Юрий Поляков - Гипсовый трубач: дубль два
– Почему? – спросил автор «Кентавра желаний», огорченный нежданным возвращением имени-отчества.
– Ну как же! – воскликнула Наталья Павловна. – Напиши я, что встретила другого мужчину или другую женщину, Флер стала бы за меня бороться. Объяви я, что у меня СПИД, она бы бросилась меня лечить… И не отстала бы. Нет! Никогда. Но КГБ – эти три буквы излечивают французов от всего, даже от большой однополой любви. Флер мгновенно остыла, словно ее опустили в жидкий азот, и написала, что никогда не простит мне советских танков на улицах Праги в 1968-м!

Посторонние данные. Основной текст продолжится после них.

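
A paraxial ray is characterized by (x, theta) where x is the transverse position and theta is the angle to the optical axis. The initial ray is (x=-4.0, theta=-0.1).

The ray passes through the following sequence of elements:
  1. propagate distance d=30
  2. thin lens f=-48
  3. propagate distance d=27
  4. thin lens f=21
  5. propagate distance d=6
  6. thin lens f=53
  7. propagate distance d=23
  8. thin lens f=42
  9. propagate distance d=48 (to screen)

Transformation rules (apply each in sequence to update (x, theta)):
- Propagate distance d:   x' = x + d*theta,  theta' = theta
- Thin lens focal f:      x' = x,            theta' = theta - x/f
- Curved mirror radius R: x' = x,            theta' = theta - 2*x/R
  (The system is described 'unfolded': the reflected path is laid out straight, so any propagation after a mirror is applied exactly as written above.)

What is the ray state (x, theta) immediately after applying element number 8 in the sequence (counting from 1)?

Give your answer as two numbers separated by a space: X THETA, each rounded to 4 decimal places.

Answer: 2.9334 0.5454

Derivation:
Initial: x=-4.0000 theta=-0.1000
After 1 (propagate distance d=30): x=-7.0000 theta=-0.1000
After 2 (thin lens f=-48): x=-7.0000 theta=-59/240 (≈-0.2458)
After 3 (propagate distance d=27): x=-13.6375 theta=-59/240 (≈-0.2458)
After 4 (thin lens f=21): x=-13.6375 theta=113/280 (≈0.4036)
After 5 (propagate distance d=6): x=-6281/560 (≈-11.2161) theta=113/280 (≈0.4036)
After 6 (thin lens f=53): x=-6281/560 (≈-11.2161) theta=18259/29680 (≈0.6152)
After 7 (propagate distance d=23): x=10883/3710 (≈2.9334) theta=18259/29680 (≈0.6152)
After 8 (thin lens f=42): x=10883/3710 (≈2.9334) theta=339907/623280 (≈0.5454)
Rounded to 4 decimal places: x = 2.9334, theta = 0.5454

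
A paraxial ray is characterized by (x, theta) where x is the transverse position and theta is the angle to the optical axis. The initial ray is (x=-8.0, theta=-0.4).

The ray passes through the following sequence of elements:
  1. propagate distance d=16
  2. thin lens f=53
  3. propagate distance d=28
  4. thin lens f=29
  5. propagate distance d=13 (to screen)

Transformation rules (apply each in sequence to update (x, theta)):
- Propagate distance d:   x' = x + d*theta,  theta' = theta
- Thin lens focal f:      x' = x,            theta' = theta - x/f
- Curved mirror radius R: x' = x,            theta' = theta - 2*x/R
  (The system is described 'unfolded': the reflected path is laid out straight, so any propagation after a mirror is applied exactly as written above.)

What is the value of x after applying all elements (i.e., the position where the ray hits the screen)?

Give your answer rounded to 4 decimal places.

Answer: -11.5948

Derivation:
Initial: x=-8.0000 theta=-0.4000
After 1 (propagate distance d=16): x=-14.4000 theta=-0.4000
After 2 (thin lens f=53): x=-14.4000 theta=-34/265 (≈-0.1283)
After 3 (propagate distance d=28): x=-4768/265 (≈-17.9925) theta=-34/265 (≈-0.1283)
After 4 (thin lens f=29): x=-4768/265 (≈-17.9925) theta=3782/7685 (≈0.4921)
After 5 (propagate distance d=13 (to screen)): x=-89106/7685 (≈-11.5948) theta=3782/7685 (≈0.4921)
Rounded to 4 decimal places: x = -11.5948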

– А танки-то при чем? – опешил писатель.
– Не знаю… Странные они все-таки, европейцы. И ладно. Главное – отстала! Теперь надо было избавиться от Вадика. Когда я слышала его шаги в прихожей, меня начинало тошнить. Рядом с ним я чувствовала себя засахарившимся подарочным зайцем, которого забыли съесть. Оставалось выяснить практические нюансы его романа с Ниной. Оказалось, Вадик регулярно запирается с ней в фотолаборатории. Я сделала, как и положено шпионке, дубликат ключа.
– Зачем? – удивился Кокотов. – Неужели нельзя было…
– Нельзя! Вы не знаете Вадика. Во-первых, по-своему он любил меня, а во-вторых, ему страшно нравилось жить в моей квартире на Плющихе и ездить на дедушкину академическую дачу в Кратово. Он бы ни за что не отвязался. Провинциалы вообще народ приставучий и трудновыводимый!.. Когда, осторожно отперев дверь, я вошла в лабораторию, то застала в тусклом красном свете забавную картину: Нина стояла на коленях и, казалось, надувала большую резиновую куклу, удивительно похожую на моего мужа. Вадик смотрел вверх и морщился, словно мучительно вспоминал чью-то забытую фамилию. Я невольно отметила, как он располнел и округлился за годы нашего брака. Заметив меня, девушка взвизгнула и, хватая одежду, умчалась. А он сначала потерял дар речи, а потом сказал, заикаясь: «Это не я!» Пока оформляли развод и лечили Вадика, пытавшегося отравиться химикалиями, я размышляла, чего теперь хочу от жизни. И поняла: я хочу стать богатой и независимой. Я не желала, как мой дедушка, сначала дружить с Вавиловым против Лысенко, а потом с Лысенко против Вавилова только ради сохранения академической дачи. Не желала, как моя мать, всю жизнь трепетать, что очередной главный редактор попрет ее из эфира. Я жаждала заработать, отнять, украсть, убить, но любой ценой стать богатой, а значит – независимой! Это было мое новое вожделение! Тут и подвернулся Лапузин. А сколько времени?
– Без пяти десять…
– Я должна срочно звонить адвокату. Вы его видели! Но мы с вами обязательно продолжим нашу роскошную беседу. Вы завтра здесь? Никуда не уезжаете?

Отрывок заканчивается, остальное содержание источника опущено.